I appreciated Moore’s focus on shame, and certainly see it as an obstacle to authenticity and therapeutic growth.  Her presentation helped me become more aware of the pervasiveness of shame, both in society and in individuals, and to be more aware of it in my own self-work and my work with clients.  But I think we miss something if we stop at shame and don’t look at what’s beneath it; which is the urgent need to attach to others.  Our need to attach is so strong that we will split off or disown parts of ourselves to do it.  When we are subject to disabling shame, we have already made a sort of transaction, trading integrity for acceptability—because we authentically needed to be accepted.  The need to attach, to belong, etc., is as authentic as the parts of ourselves that we disown in order to achieve it; and often more powerful, which is why attachment wins out over integrity.  Of course that contributes to splits in the personality, the understanding and healing of which psychodynamic therapy is all about.

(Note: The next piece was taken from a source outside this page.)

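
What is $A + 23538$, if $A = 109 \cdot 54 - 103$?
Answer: $29321$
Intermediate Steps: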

Affective neuroscientist Jaak Panksepp and psychoanalytic therapist Lucy Biven, in their The Archaeology of Mind, describe the basic affective state of “panic/grief,” which is a “separation distress” system.  When it is overwhelmed, “one experiences a deep psychic wound–an internal psychological experience of pain that has no obvious physical cause.” Spelling the system in capitals, Panksepp and Biven state, “The PANIC/GRIEF system helps facilitate positive social bonding…because social bonds alleviate this psychic pain…”  This need is one we share with animals, and it is directly connected with the evolutionary need of individuals to survive as part of a group.  “When people or animals are deprived of love and acceptance, when they are spurned and forced into lower echelons of a social hierarchy where they have few rights and fewer pleasures, this is often emotionally damaging” (p. 156).  Thus, the child, or adult, in separation distress may bond with an adult, or a cult-like group or organization, to alleviate that distress, even at the cost of disowning authentic parts of the self.  Better fragmented but attached than isolated, seems to be the emotional rule here.

Even though modern culture seems to value and encourage independence, in fact it cultivates intense conformity.  Shame—the emotion of feeling extruded and excluded from the group, or key attachment figures–such as parents and high-status peers–is a key emotion by means of which conformity is established and maintained, through the manipulation of separation distress, which Panksepp and Biven call the PANIC/GRIEF system.  Of course families, schools, peer groups, faith communities, as well as the larger society, all tend to work like this.  And when so many groups that we must affiliate with are so deeply flawed, we have what I call the insanity of modern life (see, “How I See It”).

One of the ways therapy works is by providing an alternative relationship within which the client can establish attachment in ways which allow, recognize and appreciate parts or aspects of themselves that they’ve had to split off or disown as the price of forming earlier attachment relationships.